DNA of interest is ligated into a vector. The vector is then inserted into a competent host cell (bacteria), viable for transformation, which are then grown in the presence of X-gal. Cells transformed with vectors containing recombinant DNA will produce white colonies; cells transformed with non-recombinant plasmids (i.e. only the vector) grow into blue colonies.
Q-28. In karyotyping chromosomes are visualized through light microscope with resolution of
a) 5 kb
b) 500 Kb
c) 5 Mb
d) 50 Mb
Answer: 5 Mb
Karyotype analysis is a technique where chromosomes are visualized under a microscope.
The chromosomes are stained with certain dyes that show a pattern of light and dark bands (called the banding pattern). These bands reflect regional differences in the amounts of A and T versus G and C.
The banding pattern for each chromosome is specific and consistent allowing identification of each of the 24 chromosomes.

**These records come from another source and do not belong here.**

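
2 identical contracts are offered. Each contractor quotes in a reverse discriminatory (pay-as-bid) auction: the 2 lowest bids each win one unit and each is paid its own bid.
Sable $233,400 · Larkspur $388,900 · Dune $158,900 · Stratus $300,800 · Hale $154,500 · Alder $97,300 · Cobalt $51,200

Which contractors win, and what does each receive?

Bids ranked low→high: 51,200 (Cobalt), 97,300 (Alder), 154,500 (Hale), 158,900 (Dune), …
Winners (2 units): Cobalt, Alder.
Each winner is paid its own bid: Cobalt $51,200, Alder $97,300.

Cobalt $51,200, Alder $97,300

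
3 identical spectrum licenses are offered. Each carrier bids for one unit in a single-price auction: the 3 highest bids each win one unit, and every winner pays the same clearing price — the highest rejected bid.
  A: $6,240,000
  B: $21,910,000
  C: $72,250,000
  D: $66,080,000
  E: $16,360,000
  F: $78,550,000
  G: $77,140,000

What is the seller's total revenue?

Ordering the bids: 78,550,000 (F), 77,140,000 (G), 72,250,000 (C), 66,080,000 (D), 21,910,000 (B), …
Winners (3 units): F, G, C.
Clearing price = highest rejected bid = $66,080,000.
Total revenue = 3 × $66,080,000 = $198,240,000.

Total revenue: $198,240,000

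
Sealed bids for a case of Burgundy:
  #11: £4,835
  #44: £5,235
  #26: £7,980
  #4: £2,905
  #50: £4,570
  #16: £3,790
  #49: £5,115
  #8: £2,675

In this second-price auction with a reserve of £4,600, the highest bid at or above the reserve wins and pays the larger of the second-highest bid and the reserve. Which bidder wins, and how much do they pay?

Rule: the highest bid at or above the reserve wins and pays the larger of the second-highest bid and the reserve.
Bids ranked: 7,980 (#26) > 5,235 (#44) > 5,115 (#49) > 4,835 (#11) > 4,570 (#50) > 3,790 (#16) > …
Highest eligible bid: #26 at £7,980.
Second-highest bid £5,235 exceeds the reserve £4,600 → payment £5,235.

#26 pays £5,235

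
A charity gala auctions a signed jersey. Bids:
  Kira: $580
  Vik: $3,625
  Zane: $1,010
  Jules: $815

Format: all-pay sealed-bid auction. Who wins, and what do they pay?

Vik pays $3,625

Rule: the highest bidder wins the item, but every bidder pays their own bid.
Bids in order: 3,625 (Vik) > 1,010 (Zane) > 815 (Jules) > 580 (Kira)
Vik wins with the top bid; all bids are sunk regardless.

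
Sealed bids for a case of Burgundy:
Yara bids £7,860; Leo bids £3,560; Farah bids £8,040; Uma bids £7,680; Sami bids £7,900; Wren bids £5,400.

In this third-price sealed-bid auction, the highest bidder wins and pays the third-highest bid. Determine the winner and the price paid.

Farah pays £7,860

Rule: the highest bidder wins and pays the third-highest bid.
Bids ranked: 8,040 (Farah) > 7,900 (Sami) > 7,860 (Yara) > 7,680 (Uma) > 5,400 (Wren) > 3,560 (Leo)
Farah is highest; pays the third-highest bid, £7,860.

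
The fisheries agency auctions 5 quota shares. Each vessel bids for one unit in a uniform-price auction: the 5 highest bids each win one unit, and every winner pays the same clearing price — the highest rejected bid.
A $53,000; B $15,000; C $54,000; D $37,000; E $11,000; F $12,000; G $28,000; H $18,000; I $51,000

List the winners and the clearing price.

C, A, I, D, G; each pays $18,000

Sorting: 54,000 (C), 53,000 (A), 51,000 (I), 37,000 (D), 28,000 (G), 18,000 (H), 15,000 (B), …
Top 5: C, A, I, D, G.
First losing bid is H's $18,000, which sets the uniform price.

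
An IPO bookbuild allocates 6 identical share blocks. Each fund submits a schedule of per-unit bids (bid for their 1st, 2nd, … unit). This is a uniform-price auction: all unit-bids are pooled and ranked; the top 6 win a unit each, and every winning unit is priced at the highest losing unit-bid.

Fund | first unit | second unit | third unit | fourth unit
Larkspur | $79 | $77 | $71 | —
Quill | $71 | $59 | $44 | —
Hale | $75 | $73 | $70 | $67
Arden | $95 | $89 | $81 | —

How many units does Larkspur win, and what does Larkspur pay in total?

Merging the schedules and taking the best 6: 95 (Arden-1), 89 (Arden-2), 81 (Arden-3), 79 (Larkspur-1), 77 (Larkspur-2), 75 (Hale-1)
The (k+1)-th unit-bid is $73.
Larkspur wins 2 unit(s) at $73 each.

Larkspur: 2 units, pays $146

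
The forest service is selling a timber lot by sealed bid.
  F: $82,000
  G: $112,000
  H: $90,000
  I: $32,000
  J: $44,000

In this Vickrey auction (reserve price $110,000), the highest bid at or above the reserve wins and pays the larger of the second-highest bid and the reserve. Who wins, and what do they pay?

G pays $110,000

Sorting bids: 112,000 (G) > 90,000 (H) > 82,000 (F) > 44,000 (J) > 32,000 (I)
G has the top bid at or above the reserve ($112,000).
max(second-highest $90,000, reserve $110,000) = $110,000.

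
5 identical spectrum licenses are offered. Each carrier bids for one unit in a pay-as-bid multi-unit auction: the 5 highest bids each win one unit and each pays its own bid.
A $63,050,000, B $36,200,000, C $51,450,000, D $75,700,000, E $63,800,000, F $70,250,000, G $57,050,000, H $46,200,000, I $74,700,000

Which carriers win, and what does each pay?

D $75,700,000, I $74,700,000, F $70,250,000, E $63,800,000, A $63,050,000

Bids ranked high→low: 75,700,000 (D), 74,700,000 (I), 70,250,000 (F), 63,800,000 (E), 63,050,000 (A), 57,050,000 (G), 51,450,000 (C), …
Top 5: D, I, F, E, A.
Each winner pays its own bid: D $75,700,000, I $74,700,000, F $70,250,000, E $63,800,000, A $63,050,000.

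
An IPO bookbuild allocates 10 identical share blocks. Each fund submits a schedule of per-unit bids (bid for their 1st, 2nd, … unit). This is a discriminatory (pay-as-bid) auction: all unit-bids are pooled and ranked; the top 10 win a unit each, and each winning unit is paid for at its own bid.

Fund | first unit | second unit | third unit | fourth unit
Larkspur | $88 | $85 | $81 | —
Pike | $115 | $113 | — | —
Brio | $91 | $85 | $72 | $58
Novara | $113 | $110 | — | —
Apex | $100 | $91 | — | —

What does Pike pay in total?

Merging the schedules and taking the best 10: 115 (Pike-1), 113 (Pike-2), 113 (Novara-1), 110 (Novara-2), 100 (Apex-1), 91 (Brio-1), 91 (Apex-2), 88 (Larkspur-1), 85 (Larkspur-2), 85 (Brio-2)
Next rejected bid: $81 (not a price — pay-as-bid).
Pike's winning unit-bids: 115 + 113 = $228.

Pike pays $228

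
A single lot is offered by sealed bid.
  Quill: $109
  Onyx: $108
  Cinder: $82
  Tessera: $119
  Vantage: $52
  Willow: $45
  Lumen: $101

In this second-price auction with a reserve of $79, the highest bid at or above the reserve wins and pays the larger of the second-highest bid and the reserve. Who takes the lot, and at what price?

Bids ranked: 119 (Tessera) > 109 (Quill) > 108 (Onyx) > 101 (Lumen) > 82 (Cinder) > 52 (Vantage) > …
Tessera has the top bid at or above the reserve ($119).
max(second-highest $109, reserve $79) = $109; the reserve does not bind.

Tessera pays $109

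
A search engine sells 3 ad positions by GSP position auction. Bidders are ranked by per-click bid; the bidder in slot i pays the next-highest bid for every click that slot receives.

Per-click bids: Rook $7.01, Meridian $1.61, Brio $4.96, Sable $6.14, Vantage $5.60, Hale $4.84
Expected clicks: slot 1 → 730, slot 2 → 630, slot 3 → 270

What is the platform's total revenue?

Total revenue: $9349.40

Sorting advertisers: $7.01 (Rook) > $6.14 (Sable) > $5.60 (Vantage) > $4.96 (Brio) > …
Slot 1: Rook pays $6.14 × 730 = $4482.20
Slot 2: Sable pays $5.60 × 630 = $3528.00
Slot 3: Vantage pays $4.96 × 270 = $1339.20
Total = $9349.40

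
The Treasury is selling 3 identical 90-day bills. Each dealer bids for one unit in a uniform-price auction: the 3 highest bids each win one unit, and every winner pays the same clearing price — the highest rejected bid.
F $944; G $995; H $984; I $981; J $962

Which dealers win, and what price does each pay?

Bids ranked high→low: 995 (G), 984 (H), 981 (I), 962 (J), 944 (F)
Top 3: G, H, I.
First losing bid is J's $962, which sets the uniform price.

G, H, I; each pays $962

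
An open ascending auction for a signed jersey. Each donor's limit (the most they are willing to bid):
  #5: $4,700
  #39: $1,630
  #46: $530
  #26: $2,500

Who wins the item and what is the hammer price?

Open ascending-bid auction: the price rises until one bidder remains; the winner pays the price at which the last rival dropped out.
Sorting limits: 4,700 (#5) > 2,500 (#26) > 1,630 (#39) > 530 (#46)
Bidding ends when #26 exits at $2,500; #5 takes it.

#5 wins at $2,500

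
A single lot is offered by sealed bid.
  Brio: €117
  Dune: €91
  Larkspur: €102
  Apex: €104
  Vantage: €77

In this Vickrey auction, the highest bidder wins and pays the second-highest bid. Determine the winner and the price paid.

Brio pays €104

Bids ranked: 117 (Brio) > 104 (Apex) > 102 (Larkspur) > 91 (Dune) > 77 (Vantage)
Brio wins with the highest bid; price is set by the runner-up at €104.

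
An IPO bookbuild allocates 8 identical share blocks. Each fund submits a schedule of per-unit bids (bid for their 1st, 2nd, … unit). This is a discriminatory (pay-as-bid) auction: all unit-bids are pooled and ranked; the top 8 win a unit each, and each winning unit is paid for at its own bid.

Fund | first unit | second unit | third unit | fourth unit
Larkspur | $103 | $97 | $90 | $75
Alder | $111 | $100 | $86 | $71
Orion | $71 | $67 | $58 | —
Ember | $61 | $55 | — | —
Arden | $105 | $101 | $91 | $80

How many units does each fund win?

Alder 2, Arden 3, Larkspur 3

Pooled unit-bids ranked (top 8): 111 (Alder-1), 105 (Arden-1), 103 (Larkspur-1), 101 (Arden-2), 100 (Alder-2), 97 (Larkspur-2), 91 (Arden-3), 90 (Larkspur-3)
Next rejected bid: $86 (not a price — pay-as-bid).
Allocation: Alder 2, Arden 3, Larkspur 3.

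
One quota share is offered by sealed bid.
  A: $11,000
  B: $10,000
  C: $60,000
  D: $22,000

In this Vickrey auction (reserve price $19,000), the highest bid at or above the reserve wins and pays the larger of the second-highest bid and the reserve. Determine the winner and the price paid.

Vickrey auction (reserve price $19,000): the highest bid at or above the reserve wins and pays the larger of the second-highest bid and the reserve.
Bids ranked: 60,000 (C) > 22,000 (D) > 11,000 (A) > 10,000 (B)
C has the top bid at or above the reserve ($60,000).
Second-highest bid $22,000 exceeds the reserve $19,000 → payment $22,000.

C pays $22,000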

Karyotype analysis can detect large chromosomal abnormalities such as loss or gain of an entire chromosome or portions of a chromosome.
The chromosomes are stained with a dye (Geimsa), resulting in a banding pattern of light and dark stripes, known as G-banding. The patterns are specific, allowing us to identify each chromosome.
Karyotype analysis detects both numerical and structural chromosomal aberration with overall resolution of 5 Mb and breakpoint resolution of 5-15 Mb.